Alexandre me fixe un moment, ses yeux perçant les miens avec une intensité qui me déstabilise complètement. Il ne répond pas immédiatement, et pendant une fraction de seconde, je me demande s'il a l'intention de me laisser partir sans réponse, de m'abandonner à mes propres doutes. Mais il secoue doucement la tête, comme si ma question était insignifiante.
- Tu ne peux pas refuser, Camille. Pas vraiment. C'est plus complexe que ça. Il marque une pause, et son ton devient plus dur. Je te l'ai dit : il n'y a pas de retour en arrière. Une fois que tu vois certaines choses, tu ne peux plus les ignorer.
Je me sens prise au piège, comme une souris prise dans les mailles d'un filet que je n'ai pas vu se refermer sur moi. Je voulais rester distante, garder mes distances avec lui, mais il est plus fort que ça. Il joue sur mes peurs, mes désirs refoulés. Il m'oblige à voir ce que je ne veux pas voir, à comprendre ce que je n'étais pas prête à accepter.
Je respire profondément, essayant de reprendre le contrôle de mes pensées. Mais tout en moi me crie que je ne peux pas continuer à être juste une spectatrice. Je suis entrée dans ce jeu, et il semble que j'aie déjà fait un choix, même si je ne m'en rends pas encore compte.

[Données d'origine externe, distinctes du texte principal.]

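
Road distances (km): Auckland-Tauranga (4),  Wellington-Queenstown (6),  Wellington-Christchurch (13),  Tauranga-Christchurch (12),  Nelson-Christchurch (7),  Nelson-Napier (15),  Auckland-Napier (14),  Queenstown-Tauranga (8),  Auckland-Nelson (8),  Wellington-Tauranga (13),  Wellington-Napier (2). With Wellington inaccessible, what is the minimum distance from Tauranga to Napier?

Paths from Tauranga to Napier avoiding Wellington:
Tauranga - Auckland - Napier: 4 + 14 = 18
Tauranga - Auckland - Nelson - Napier: 4 + 8 + 15 = 27
Tauranga - Christchurch - Nelson - Napier: 12 + 7 + 15 = 34
Tauranga - Christchurch - Nelson - Auckland - Napier: 12 + 7 + 8 + 14 = 41
Best route has total 18 km.

18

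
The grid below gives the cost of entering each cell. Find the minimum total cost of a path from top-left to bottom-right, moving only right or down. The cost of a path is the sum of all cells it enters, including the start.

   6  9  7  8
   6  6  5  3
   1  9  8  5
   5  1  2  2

23

One optimal route is (0,0) → (1,0) → (2,0) → (3,0) → (3,1) → (3,2) → (3,3).
Its cost is 6 + 6 + 1 + 5 + 1 + 2 + 2 = 23.
(Top row then right column would cost 40.)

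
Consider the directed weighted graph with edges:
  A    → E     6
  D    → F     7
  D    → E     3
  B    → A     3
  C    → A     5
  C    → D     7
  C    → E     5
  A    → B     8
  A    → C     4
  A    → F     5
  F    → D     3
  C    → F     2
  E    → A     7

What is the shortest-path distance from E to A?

Candidate routes:
E→A: 7
The minimum is 7.

7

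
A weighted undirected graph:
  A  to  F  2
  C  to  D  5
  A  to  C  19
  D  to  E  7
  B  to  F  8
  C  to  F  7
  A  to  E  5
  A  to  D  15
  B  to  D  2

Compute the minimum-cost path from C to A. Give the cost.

9

Comparing a few candidate routes:
C → F → A: 7 + 2 = 9
C → D → B → F → A: 5 + 2 + 8 + 2 = 17
C → D → E → A: 5 + 7 + 5 = 17
Shortest: 9.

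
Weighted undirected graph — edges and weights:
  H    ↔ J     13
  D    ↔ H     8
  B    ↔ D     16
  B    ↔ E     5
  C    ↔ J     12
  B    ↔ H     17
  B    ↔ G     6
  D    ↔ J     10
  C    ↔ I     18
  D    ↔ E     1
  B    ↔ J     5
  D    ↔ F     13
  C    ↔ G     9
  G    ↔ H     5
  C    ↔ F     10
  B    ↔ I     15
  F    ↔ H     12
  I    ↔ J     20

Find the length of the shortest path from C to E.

20

A few of the C→E routes:
C → F → D → E: 10 + 13 + 1 = 24
C → J → B → E: 12 + 5 + 5 = 22
C → J → D → E: 12 + 10 + 1 = 23
C → G → B → E: 9 + 6 + 5 = 20
C → G → H → D → E: 9 + 5 + 8 + 1 = 23
Best route has total 20.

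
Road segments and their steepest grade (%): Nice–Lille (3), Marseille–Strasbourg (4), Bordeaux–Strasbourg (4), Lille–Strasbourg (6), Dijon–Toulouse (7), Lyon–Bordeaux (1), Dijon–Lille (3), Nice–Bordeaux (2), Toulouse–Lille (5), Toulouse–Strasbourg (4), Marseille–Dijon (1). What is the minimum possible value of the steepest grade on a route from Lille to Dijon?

3

Some routes from Lille to Dijon:
Lille→Toulouse→Strasbourg→Marseille→Dijon: max(5, 4, 4, 1) = 5
Lille→Dijon: max(3) = 3
Lille→Toulouse→Dijon: max(5, 7) = 7
Lille→Strasbourg→Marseille→Dijon: max(6, 4, 1) = 6
Lille→Nice→Bordeaux→Strasbourg→Marseille→Dijon: max(3, 2, 4, 4, 1) = 4
Smallest bottleneck: 3%.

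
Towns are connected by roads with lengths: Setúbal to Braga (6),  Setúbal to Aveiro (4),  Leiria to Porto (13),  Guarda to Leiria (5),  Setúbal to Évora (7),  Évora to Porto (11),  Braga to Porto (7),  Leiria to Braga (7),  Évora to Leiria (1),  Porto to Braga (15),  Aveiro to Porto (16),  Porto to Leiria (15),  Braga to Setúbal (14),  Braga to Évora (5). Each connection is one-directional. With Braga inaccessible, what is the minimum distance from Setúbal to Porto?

Routes from Setúbal to Porto avoiding Braga:
Setúbal → Évora → Leiria → Porto: 7 + 1 + 13 = 21
Setúbal → Évora → Porto: 7 + 11 = 18
Setúbal → Aveiro → Porto: 4 + 16 = 20
Best route has total 18.

18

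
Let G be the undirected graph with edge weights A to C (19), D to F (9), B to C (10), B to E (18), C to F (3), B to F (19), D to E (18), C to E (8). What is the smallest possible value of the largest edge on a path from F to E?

8

Routes from F to E:
F-C-B-E: max(3, 10, 18) = 18
F-B-E: max(19, 18) = 19
F-D-E: max(9, 18) = 18
F-B-C-E: max(19, 10, 8) = 19
F-C-E: max(3, 8) = 8
The minimum achievable maximum is 8.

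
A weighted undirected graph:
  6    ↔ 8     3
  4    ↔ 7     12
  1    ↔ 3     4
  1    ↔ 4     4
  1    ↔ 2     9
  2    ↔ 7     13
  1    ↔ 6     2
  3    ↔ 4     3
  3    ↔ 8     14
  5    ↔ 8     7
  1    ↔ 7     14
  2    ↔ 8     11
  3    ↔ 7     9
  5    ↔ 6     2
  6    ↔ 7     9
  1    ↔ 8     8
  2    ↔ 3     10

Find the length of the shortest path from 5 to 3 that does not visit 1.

Checking several routes:
5-6-8-3: 2 + 3 + 14 = 19
5-6-7-4-3: 2 + 9 + 12 + 3 = 26
5-6-8-2-3: 2 + 3 + 11 + 10 = 26
5-6-7-3: 2 + 9 + 9 = 20
5-8-3: 7 + 14 = 21
5-8-6-7-3: 7 + 3 + 9 + 9 = 28
Shortest: 19.

19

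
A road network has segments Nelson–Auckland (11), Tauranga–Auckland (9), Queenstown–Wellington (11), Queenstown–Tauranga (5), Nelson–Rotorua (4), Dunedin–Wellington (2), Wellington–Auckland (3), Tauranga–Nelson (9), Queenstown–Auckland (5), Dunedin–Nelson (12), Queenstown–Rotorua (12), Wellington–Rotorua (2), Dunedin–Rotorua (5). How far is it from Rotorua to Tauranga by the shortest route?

13

Some routes from Rotorua to Tauranga:
Rotorua-Queenstown-Tauranga: 12 + 5 = 17
Rotorua-Wellington-Queenstown-Tauranga: 2 + 11 + 5 = 18
Rotorua-Nelson-Tauranga: 4 + 9 = 13
Rotorua-Wellington-Auckland-Tauranga: 2 + 3 + 9 = 14
Rotorua-Wellington-Auckland-Queenstown-Tauranga: 2 + 3 + 5 + 5 = 15
The minimum is 13 mi.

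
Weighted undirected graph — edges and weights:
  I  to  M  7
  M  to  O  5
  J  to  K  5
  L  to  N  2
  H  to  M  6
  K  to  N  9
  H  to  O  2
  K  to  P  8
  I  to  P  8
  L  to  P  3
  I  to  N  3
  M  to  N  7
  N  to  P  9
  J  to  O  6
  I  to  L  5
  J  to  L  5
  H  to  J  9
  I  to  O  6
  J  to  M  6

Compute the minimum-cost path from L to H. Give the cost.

Some routes from L to H:
L -> I -> O -> H: 5 + 6 + 2 = 13
L -> N -> M -> O -> H: 2 + 7 + 5 + 2 = 16
L -> J -> O -> H: 5 + 6 + 2 = 13
L -> N -> I -> O -> H: 2 + 3 + 6 + 2 = 13
L -> J -> H: 5 + 9 = 14
L -> N -> M -> H: 2 + 7 + 6 = 15
Best route has total 13.

13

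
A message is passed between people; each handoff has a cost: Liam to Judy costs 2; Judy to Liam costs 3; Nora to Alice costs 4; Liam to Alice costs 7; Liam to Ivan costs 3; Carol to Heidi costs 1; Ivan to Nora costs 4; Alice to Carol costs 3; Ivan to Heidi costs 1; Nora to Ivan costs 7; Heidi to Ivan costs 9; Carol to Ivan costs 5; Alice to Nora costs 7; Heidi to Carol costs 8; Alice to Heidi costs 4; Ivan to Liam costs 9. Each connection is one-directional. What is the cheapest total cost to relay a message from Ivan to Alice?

8

Routes from Ivan to Alice:
Ivan-Liam-Alice: 9 + 7 = 16
Ivan-Nora-Alice: 4 + 4 = 8
Best route has total 8.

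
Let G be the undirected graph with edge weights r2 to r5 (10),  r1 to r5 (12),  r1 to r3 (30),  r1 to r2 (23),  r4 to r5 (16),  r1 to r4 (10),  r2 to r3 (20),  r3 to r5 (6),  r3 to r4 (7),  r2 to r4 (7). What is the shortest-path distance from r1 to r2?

17

Comparing a few candidate routes:
r1 -> r4 -> r3 -> r5 -> r2: 10 + 7 + 6 + 10 = 33
r1 -> r5 -> r3 -> r4 -> r2: 12 + 6 + 7 + 7 = 32
r1 -> r4 -> r2: 10 + 7 = 17
r1 -> r5 -> r2: 12 + 10 = 22
r1 -> r2: 23
The minimum is 17.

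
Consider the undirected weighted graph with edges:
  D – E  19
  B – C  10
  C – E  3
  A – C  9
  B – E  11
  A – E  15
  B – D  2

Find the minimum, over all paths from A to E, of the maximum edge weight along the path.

Candidate routes:
A → C → B → D → E: max(9, 10, 2, 19) = 19
A → C → B → E: max(9, 10, 11) = 11
A → E: max(15) = 15
A → C → E: max(9, 3) = 9
Best route has worst link 9.

9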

- Je vais y réfléchir. Je finis par dire, plus pour moi-même que pour lui.
Il me fixe un instant, puis hoche lentement la tête, comme s'il avait anticipé ma réponse. Son sourire revient, mais cette fois, il n'est pas rassurant. Il est presque triomphant, comme s'il savait déjà qu'il a semé en moi une graine de doute qui ne cessera de grandir.
- Prends ton temps, Camille. Mais n'oublie pas une chose : plus tu attends, plus la décision sera difficile.
Je le regarde un dernier instant, puis me lève, mes jambes tremblant légèrement sous la pression. Je n'ai pas de réponse à lui donner, pas encore. Mais je sais que, d'une manière ou d'une autre, ce moment marquera le début de quelque chose que je ne peux pas contrôler. Et cela, plus que tout, m'effraie.
Je quitte l'appartement en silence, le cœur lourd, l'esprit en proie aux questions.